Film russe, muet, noir et blanc de 1924, un an avant son Cuirassé Potemkine, où Sergueï Eisenstein fit son premier essai en réalisant cette commande propagandiste soviétique destiné à montrer les abominations d’un patronat criminel, face à une classe ouvrière brimée sur laquelle repose néanmoins le socle économique autant que les vertus.
En 1908, broyés par une classe dirigeante de caricaturaux obèses actionnaires fumeurs de cigare, d’une armée brutale, d’une fourbe milice infiltrée dans les usines, les ouvriers, sous-payés et harassés de labeur, d’irrespect et d’injustice, laisse éclater leur colère, le jour du suicide d’un des leurs injustement accusé de vol, en déclenchant une grève. Une répression disproportionnée, sanglante et brutale ne tardera pas.

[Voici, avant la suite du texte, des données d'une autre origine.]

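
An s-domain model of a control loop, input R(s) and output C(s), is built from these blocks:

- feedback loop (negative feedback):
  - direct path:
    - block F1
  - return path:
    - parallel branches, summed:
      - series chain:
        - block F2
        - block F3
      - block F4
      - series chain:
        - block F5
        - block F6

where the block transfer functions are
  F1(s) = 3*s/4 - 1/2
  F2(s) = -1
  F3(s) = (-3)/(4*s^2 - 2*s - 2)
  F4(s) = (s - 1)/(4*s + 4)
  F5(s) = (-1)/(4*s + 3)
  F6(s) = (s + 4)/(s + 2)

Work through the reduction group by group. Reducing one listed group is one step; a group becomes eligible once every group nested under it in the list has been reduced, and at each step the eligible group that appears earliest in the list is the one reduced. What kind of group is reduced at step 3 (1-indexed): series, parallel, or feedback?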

Les tâtonnements techniques, les essais en intérieurs comme en extérieurs, les jeux d’ombres et de visages, les déferlantes de flots humains, les animaux, les bruitages synchronisés, constituent l’essentiel du charme des premiers explorateurs du cinéma. Selon la sensibilité et la culture du pays, il est également stupéfiant de constater que pendant que Charlie Chaplin tournait Le kid ou La ruée vers l’or, le cinéma russe inventait l’ultra-violence en montrant crûment la misère, la famine, la répression du prolétariat, l’intimidation, la corruption, la violence du pouvoir tsariste, à coups de massacres de gens brisés, d’animaux égorgés, de giclées de sang et d’enfants défenestrés.